Chronic suspicion clouds thinking on oil price behavior

Aug. 23, 2004
Unsold oil makes no money for oil producers. This insight somehow eludes adherents to the chronic suspicion that high oil prices can result only from withheld supply.

Unsold oil makes no money for oil producers. This insight somehow eludes adherents to the chronic suspicion that high oil prices can result only from withheld supply.

The suspicion never goes away. It's at work in analyses of current conditions, even though prominent among those conditions are rising production and efforts to increase capacity.

This writer encountered a new twist on these predispositions recently while participating in a radio-show panel discussion.

A Dutch journalist propounded that the Russian government was pushing OAO Yukos toward bankruptcy in order to suspend the company's 1.7 million b/d of production and drive up the price of oil.

To support the theory, a counterpart from Moscow offered data showing how much the Russian economy grows with each dollar-per-barrel increase in the crude price.

Suspicion confirmed. Next subject.

The problem with this analysis, of course, is that in order to bring about the supposed increases in oil price and economic growth, Russia would have to forgo 1.7 million b/d of production.

The arithmetic is discouraging.

If Moscow undertook the production cut with prices at, say, $40/bbl, its maneuver would have to raise the crude price by $9/bbl to compensate for the volume loss—to 7.5 million b/d from recent output of 9.2 million b/d. In a market already anticipating problems, prices might not rise that much despite the supply loss. Even if they did, the gain would be brief.

In response to the price jump, demand would subside, and supplemental supply would emerge from previously uneconomic sources of production. Suspicious theorists forget that the incentive to produce strengthens as prices increase.
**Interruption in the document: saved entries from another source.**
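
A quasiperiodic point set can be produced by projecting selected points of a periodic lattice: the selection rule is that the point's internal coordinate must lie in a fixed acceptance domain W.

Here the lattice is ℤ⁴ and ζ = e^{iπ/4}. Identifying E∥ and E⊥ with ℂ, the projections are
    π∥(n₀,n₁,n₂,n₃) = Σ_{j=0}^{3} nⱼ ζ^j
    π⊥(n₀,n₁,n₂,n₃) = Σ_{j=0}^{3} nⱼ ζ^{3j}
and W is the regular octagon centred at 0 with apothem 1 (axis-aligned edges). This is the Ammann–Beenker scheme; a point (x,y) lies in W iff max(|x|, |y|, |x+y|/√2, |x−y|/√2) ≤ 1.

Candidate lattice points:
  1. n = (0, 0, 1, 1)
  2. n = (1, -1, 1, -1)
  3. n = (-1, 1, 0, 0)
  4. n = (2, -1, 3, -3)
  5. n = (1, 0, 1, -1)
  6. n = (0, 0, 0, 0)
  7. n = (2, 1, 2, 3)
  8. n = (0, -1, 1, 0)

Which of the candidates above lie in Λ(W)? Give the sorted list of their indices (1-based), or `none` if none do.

1, 6

With ζ = e^{iπ/4} the internal vectors are ζ^0,ζ^3,ζ^6,ζ^9.
#1 (0, 0, 1, 1): internal (0.7071, -0.2929); octagon support 0.7071 vs apothem 1 → ∈ W
#2 (1, -1, 1, -1): internal (1.0000, -2.4142); octagon support 2.4142 vs apothem 1 → ∉ W
#3 (-1, 1, 0, 0): internal (-1.7071, 0.7071); octagon support 1.7071 vs apothem 1 → ∉ W
#4 (2, -1, 3, -3): internal (0.5858, -5.8284); octagon support 5.8284 vs apothem 1 → ∉ W
#5 (1, 0, 1, -1): internal (0.2929, -1.7071); octagon support 1.7071 vs apothem 1 → ∉ W
#6 (0, 0, 0, 0): internal (0.0000, 0.0000); octagon support 0.0000 vs apothem 1 → ∈ W
#7 (2, 1, 2, 3): internal (3.4142, 0.8284); octagon support 3.4142 vs apothem 1 → ∉ W
#8 (0, -1, 1, 0): internal (0.7071, -1.7071); octagon support 1.7071 vs apothem 1 → ∉ W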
This is the bane of cartels.

For now, of course, Moscow has things both ways: The threatened Yukos production remains on stream, and oil prices jump with every sign of disruption.

Yet to suspect that exploitation of market skittishness, rather than politics, explains the Russian government's strangulation of Yukos would require fiendish imagination.

The radio-show panelists didn't stretch that far. Like so many others, they had attached a luscious suspicion to oil prices and saw no need to think further about the subject.